While Mutz’s work finds that positive interpersonal interactions can increase political compromise, a new study suggests that online interactions do quite the opposite:
Social media sites like Facebook are often charged with increasing political polarization by establishing what are called “echo chambers,” places of discourse that prevent people from being exposed to things that contradict their beliefs. It is commonly believed that exposure to opposing opinions is a good thing, as it allows one to empathize with their interlocutors and see the merits of another point of view.
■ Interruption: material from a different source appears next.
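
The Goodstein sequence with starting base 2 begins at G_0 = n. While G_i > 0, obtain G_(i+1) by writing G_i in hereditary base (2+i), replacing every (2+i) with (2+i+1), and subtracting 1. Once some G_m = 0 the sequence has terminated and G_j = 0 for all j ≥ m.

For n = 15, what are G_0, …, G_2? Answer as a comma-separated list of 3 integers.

15, 111, 1283

step 0: 15 = 2^(2 + 1) + 2^2 + 2 + 1; sub 3 for 2: 3^(3 + 1) + 3^3 + 3 + 1; = 112; G_1 = 112−1 = 111
step 1: 111 = 3^(3 + 1) + 3^3 + 3; sub 4 for 3: 4^(4 + 1) + 4^4 + 4; = 1284; G_2 = 1284−1 = 1283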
A recent study published in the Proceedings for the National Academy of Sciences seems to imply the opposite though, increased exposure to opposing political views can actually increase one’s political polarization.
In the published study, the researchers first surveyed 2 large groups of Republicans and Democrats who were frequent Twitter users about a range of policy issues. Then they had each group follow Twitter bots that retweeted content from elected officials and public figures with opposing political views for one month. Afterward, the participants were surveyed again regarding their political opinions. What the researchers found was that Republicans who followed a liberal Twitter bot expressed substantially more conservative opinions than before. Alternatively, they found that Democrats following a conservative Twitter bot expressed slightly more liberal opinions, although not to a statistically significant degree.
Such a study highlights the important (and potentially negative) effects that social media can have on political discourse. It is commonly touted nugget of wisdom that exposure to opposing political beliefs can temper one’s own, causing them to fall closer to the center of the political spectrum. In actuality, sometimes exposure to opposing opinions can have a “backfire effect”—where exposure to foreign ideas actually makes one hold their own ideas more strongly and can push one further to the ends of the political spectrum.
…The results indicated that liberals who had followed a conservative bot showed a slight increase in liberal attitudes, but not to any statistically significant degree. On the contrary, Republicans who followed a liberal Twitter bot showed a substantial increase in conservative political opinions. Of the Republican respondents who fully completed the ending survey, the researchers measured an average increase in polarization of .60 points, around .59 standard deviations. Even when controlled for both age, and for initial extremeness of position, the results stayed the same; Republicans had a much more pronounced polarizing reaction to exposure to opposing political opinions. Thus, it seems that this “backfire effect” is more likely to be seen and be more pronounced in Republicans than Democrats.
That’s disappointing, if entirely predictable.